Multi-level sparse self-attention

Overview

The self-attention implementation is intended for use with torch.sparse_coo_tensor multi-level feature maps. It uses RoPEEncodingND from nd-rotary-encodings to encode the positions and feature levels of all input points.


MultilevelSelfAttentionBlockWithRoPE

Bases: Module

Self-attention block for multi-level feature maps with rotary position encoding.

This module applies self-attention across tokens from multiple resolution levels, using Rotary Position Encodings (RoPE) to encode the spatial positions of tokens.

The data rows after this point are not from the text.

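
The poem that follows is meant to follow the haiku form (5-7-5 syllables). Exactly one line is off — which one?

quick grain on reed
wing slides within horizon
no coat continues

The first line

Line 1: "quick grain on reed": 1+1+1+1 = 4 (expected 5)
Line 2: "wing slides within horizon": 1+1+2+3 = 7 ✓
Line 3: "no coat continues": 1+1+3 = 5 ✓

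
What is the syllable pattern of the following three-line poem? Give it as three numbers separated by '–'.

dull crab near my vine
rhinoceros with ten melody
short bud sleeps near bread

5–9–5

Line 1: dull (1), crab (1), near (1), my (1), vine (1) → 5
Line 2: rhinoceros (4), with (1), ten (1), melody (3) → 9
Line 3: short (1), bud (1), sleeps (1), near (1), bread (1) → 5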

This module is meant as a plug-and-play standard Multi-head Attention Transformer block, encapsulating the input projection, RoPE encoding, attention operation, output operation with optional dropout, and layer normalization in either pre-norm or post-norm configurations.

Parameters:
  • embed_dim (int) –

    Dimensionality of input and output embeddings.

  • n_heads (int) –

    Number of attention heads.

  • position_dim (int, default: 2 ) –

    Dimensionality of spatial positions. Default: 2 (for 2D positions).

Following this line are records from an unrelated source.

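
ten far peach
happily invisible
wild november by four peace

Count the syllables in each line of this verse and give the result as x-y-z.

Line 1: ten(1) + far(1) + peach(1) = 3
Line 2: happily(3) + invisible(4) = 7
Line 3: wild(1) + november(3) + by(1) + four(1) + peace(1) = 7

3-7-7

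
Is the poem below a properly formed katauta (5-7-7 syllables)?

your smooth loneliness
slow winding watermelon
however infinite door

Line 1: "your smooth loneliness": 1+1+3 = 5 ✓
Line 2: "slow winding watermelon": 1+2+4 = 7 ✓
Line 3: "however infinite door": 3+3+1 = 7 ✓

Yes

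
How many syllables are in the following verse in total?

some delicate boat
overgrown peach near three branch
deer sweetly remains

17

Line 1: some(1) + delicate(3) + boat(1) = 5
Line 2: overgrown(3) + peach(1) + near(1) + three(1) + branch(1) = 7
Line 3: deer(1) + sweetly(2) + remains(2) = 5
Total: 5 + 7 + 5 = 17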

  • dropout (float, default: 0.0 ) –

    Dropout probability for attention weights and output projection. Default: 0.0.

  • bias (bool, default: False ) –

    Whether to use bias in linear layers. Default: False.

  • norm_first (bool, default: True ) –

    Whether to apply layer normalization before attention. Default: True.

  • rope_spatial_base_theta (float, default: 100.0 ) –

    Base theta value for RoPE spatial dimensions. Default: 100.0.

  • rope_level_base_theta (float, default: 10.0 ) –

    Base theta value for RoPE level dimension. Default: 10.0.

  • rope_share_heads (bool, default: False ) –

    Whether to share RoPE frequencies across attention heads. Default: False.

  • rope_freq_group_pattern (str, default: 'single' ) –

    Pattern to use for grouping RoPE frequencies. Options: "single", "partition", "closure". Default: "single".

  • rope_enforce_freq_groups_equal (boolean, default: True ) –

    Passed to the RoPE encoding module. Determines whether it will throw an error if the selected rope_freq_group_pattern has a number of frequency groups that does not evenly divide the RoPE encoding dimensions. Default: True

forward(x, spatial_positions, level_indices, level_spatial_shapes, batch_offsets, attn_mask=None)

Forward pass of multi-level self-attention with RoPE.

Parameters:
  • x (Tensor) –

    Input embeddings of shape (stacked_sequence_length, embed_dim). Contains embeddings from all batches concatenated together.

  • spatial_positions (Tensor) –

    Spatial positions of each token, shape (stacked_sequence_length, position_dim). These are expected to be in the original coordinate space of their respective levels, NOT normalized to [0, 1] range.

  • level_indices (Tensor) –

    Level index for each token, shape (stacked_sequence_length, ).

  • level_spatial_shapes (Tensor) –

    Spatial dimensions of each level, shape (num_levels, position_dim). Contains the height and width of feature maps at each resolution level.

  • batch_offsets (Tensor) –

    Tensor of shape (batch_size+1, ) indicating where each batch starts in the stacked sequence.

  • attn_mask (Optional[Tensor], default: None ) –

    Optional attention mask of shape (batch, seq_len, seq_len), (batch*n_heads, seq_len, seq_len), or (batch, n_heads, seq_len, seq_len), where True indicates the corresponding query/key product should be masked out.

Returns:
  • Tensor( Tensor ) –

    Output embeddings with same shape as input x.

Raises:
  • ValueError

    If tensor shapes are incompatible or position dimensions don't match.

reset_parameters()

Resets parameters to default initializations.